Ma mère m'a remis dernièrement tout ce qu'elle avait conservé de mes écrits, notamment certaines copies du journal étudiant du Cégep Lévis-Lauzon La Guillotine de 1977.
Je connais des gens qui conservent tout, de leurs premières lettres d'amour aux dernières factures. Ce n'est pas mon cas sans que je m'en fasse une nécessité ou une fierté. J'avais depuis longtemps enfoui dans mon inconscient ces écrits estudiantins. Fait amusant, s'il y a beaucoup de dates dans ce journal, on n'y mettait jamais l'année. Cela semblait évident, j'imagine. La jeunesse, ça vit ne vit pas dans un siècle, mais au gré des heures.
J'ai lu la liste des gens faisant partie du journal. Je ne m'en souviens que d'un, car j'étais secrètement amoureux de lui. Il m'écrit encore, toujours le jour de mon anniversaire, pour me dire qu'il ne m'a pas oublié, qu'un jour, il viendra me voir. Je ne pense pas qu'il le fasse. Son amitié est une étrange fidélité, un petit diamant d'amour parallèle. Quand il déménagea à Montréal alors que je demeurais à Québec, je lui écrivais de longues lettres poétiques indirectement adressées à lui. Semble-t-il qu'il les lisait durant ses soirées, fier de mon imaginaire.

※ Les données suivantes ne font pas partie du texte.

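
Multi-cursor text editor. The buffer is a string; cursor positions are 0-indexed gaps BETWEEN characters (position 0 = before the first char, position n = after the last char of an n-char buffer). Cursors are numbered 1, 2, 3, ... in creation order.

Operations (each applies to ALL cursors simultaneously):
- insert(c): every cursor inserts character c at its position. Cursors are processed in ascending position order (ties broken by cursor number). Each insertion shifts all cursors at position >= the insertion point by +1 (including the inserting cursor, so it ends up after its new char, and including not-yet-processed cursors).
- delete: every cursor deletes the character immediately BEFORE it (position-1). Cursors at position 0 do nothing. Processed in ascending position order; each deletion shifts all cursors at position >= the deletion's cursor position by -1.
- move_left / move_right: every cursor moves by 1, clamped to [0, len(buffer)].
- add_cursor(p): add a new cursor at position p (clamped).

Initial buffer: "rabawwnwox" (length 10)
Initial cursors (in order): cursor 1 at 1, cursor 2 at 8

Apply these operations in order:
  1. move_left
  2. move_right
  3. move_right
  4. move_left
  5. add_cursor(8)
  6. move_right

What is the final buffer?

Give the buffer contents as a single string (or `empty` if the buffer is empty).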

J'ai lu la dizaine d'articles dans les quelques exemplaires que maman avait conservés. Outre des éditoriaux voulant provoquer, je me faisais critique de films, de livres. Je lisais énormément à l'époque. Je voyais des chefs-d'œuvre un peu partout si j'en crois ces textes, comme si j'avais derrière la cravate le bagage nécessaire pour faire de tels constats. Je dévorais surtout de la science-fiction. J'étais également fleur bleue, car je vantais les mérites d'un film de Barbra Streisand...
J'étais baveux à souhait, comme en fait foi cet éditorial de ma deuxième année de cégep: Si vous êtes trop lâche pour lire ceci, ne le lisez pas !. Je voulais faire avancer les choses, protestais dans ce texte sur le peu de participation des étudiants à la démocratie étudiante. Cela a-t-il changé? Je ne pense pas.
Parmi les papiers conservés, des articles de journaux, dont une réponse que j'avais écrite à un journaliste concernant l'astrologie. J'étais déjà là-dedans...
Maman avait rangé dans cette boîte mon premier roman. Vraiment mauvais, dont je n'ai retenu le titre pour en faire un autre qui, lui, fut publié: Les années rebours.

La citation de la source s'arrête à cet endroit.